The cancer risk higher for patients dealing with any stage of chronic kidney disease, but other studies have shown that the risk of cancer increases after transplantation as well. Another recent study noted that the risk of skin cancer was especially high after patients received a kidney transplant, whether the organ came from a deceased or live organ donor.
In fact, studies show that as many as 70 percent of patients develop skin cancer within 20 years of a kidney transplant. These patients also have an increased risk of breast cancer, lymphoma and cervical cancer.

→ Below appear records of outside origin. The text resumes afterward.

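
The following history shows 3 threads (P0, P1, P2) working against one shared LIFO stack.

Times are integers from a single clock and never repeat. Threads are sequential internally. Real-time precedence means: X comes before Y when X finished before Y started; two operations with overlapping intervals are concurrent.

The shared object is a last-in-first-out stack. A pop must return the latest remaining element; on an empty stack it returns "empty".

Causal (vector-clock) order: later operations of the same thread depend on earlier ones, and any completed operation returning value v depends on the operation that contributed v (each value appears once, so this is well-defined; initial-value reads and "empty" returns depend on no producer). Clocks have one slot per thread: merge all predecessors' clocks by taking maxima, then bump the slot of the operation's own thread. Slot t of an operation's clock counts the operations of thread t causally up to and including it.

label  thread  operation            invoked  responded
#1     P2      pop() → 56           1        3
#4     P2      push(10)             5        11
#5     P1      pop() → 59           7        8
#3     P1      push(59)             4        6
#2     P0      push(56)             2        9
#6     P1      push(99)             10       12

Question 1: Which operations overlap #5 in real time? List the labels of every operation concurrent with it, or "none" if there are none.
#2, #4

#5 runs from 7 to 8; window-overlapping ops are concurrent
#1 [1,3]: before
#2 [2,9]: concurrent
#3 [4,6]: before
#4 [5,11]: concurrent
#6 [10,12]: after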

Unfortunately, transplant researchers and physicians feel that immunosuppressant medications may be the cause of the increased risk of cancer. After kidney transplantation occurs, patients are prescribed immunosuppressant drugs to help reduce problems with rejection. These medications help to keep the body from attacking the new organ, but they work by suppressing the immune system.

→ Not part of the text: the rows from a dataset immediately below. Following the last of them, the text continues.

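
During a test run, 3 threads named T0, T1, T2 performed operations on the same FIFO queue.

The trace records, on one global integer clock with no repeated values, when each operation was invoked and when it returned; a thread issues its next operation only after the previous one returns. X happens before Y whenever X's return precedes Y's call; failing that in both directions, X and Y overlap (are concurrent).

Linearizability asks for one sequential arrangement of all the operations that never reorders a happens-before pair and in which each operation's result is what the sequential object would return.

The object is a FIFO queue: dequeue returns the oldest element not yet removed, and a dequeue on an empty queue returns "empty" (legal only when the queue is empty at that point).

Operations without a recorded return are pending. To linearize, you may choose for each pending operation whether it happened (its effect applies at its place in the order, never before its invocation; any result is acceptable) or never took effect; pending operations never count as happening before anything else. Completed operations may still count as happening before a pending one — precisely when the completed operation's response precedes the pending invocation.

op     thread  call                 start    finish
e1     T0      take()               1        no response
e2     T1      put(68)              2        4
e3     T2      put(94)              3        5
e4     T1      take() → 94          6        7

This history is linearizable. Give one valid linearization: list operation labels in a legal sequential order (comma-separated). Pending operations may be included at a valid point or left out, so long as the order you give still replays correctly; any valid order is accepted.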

The suppression of the immune system puts patients at a higher risk for infections. The body's ability to fight off cancer cells is reduced, leading to a higher risk of cancer among these patients.

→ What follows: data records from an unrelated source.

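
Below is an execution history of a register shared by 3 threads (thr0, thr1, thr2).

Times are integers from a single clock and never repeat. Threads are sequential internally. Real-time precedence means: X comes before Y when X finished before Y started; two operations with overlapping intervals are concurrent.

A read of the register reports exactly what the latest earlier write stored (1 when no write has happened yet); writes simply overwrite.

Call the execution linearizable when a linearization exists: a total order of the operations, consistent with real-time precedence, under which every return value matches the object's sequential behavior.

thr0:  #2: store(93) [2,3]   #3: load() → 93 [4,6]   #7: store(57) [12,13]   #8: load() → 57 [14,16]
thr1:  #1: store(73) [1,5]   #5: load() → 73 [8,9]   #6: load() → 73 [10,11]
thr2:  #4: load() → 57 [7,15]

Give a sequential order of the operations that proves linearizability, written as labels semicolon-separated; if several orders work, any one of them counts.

#2; #3; #1; #5; #6; #7; #4; #8

1. #2 store(93), leaving value 93
2. #3 load() → 93, leaving value 93
3. #1 store(73), leaving value 73
4. #5 load() → 73, leaving value 73
5. #6 load() → 73, leaving value 73
6. #7 store(57), leaving value 57
7. #4 load() → 57, leaving value 57
8. #8 load() → 57, leaving value 57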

It is important to note that in some cases, the donor kidney could contribute to the increased risk of cancer among kidney transplant recipients. However, more research is necessary to find out if the donor kidney has a significant impact upon the risk of cancer for transplant patients.
Kidney transplant patients cannot go without immunosuppressant medications after transplantation, but some research supports the idea that changing the immunosuppressant drug used may help to reduce the risk of cancer among these patients. Some calcineurin inhibitors are thought to increase the occurrence of cancer, but changing a patient's immunosuppressant regimen to sirolimus may help to reduce the risk of cancer after transplantation, specifically skin cancer.
With studies continuing to show that cancer rates are high among kidney transplant patients, more transplant research must be done on the immunosuppressant medications used to treat transplant patients to find more ways to help reduce the risk of cancer among these patients.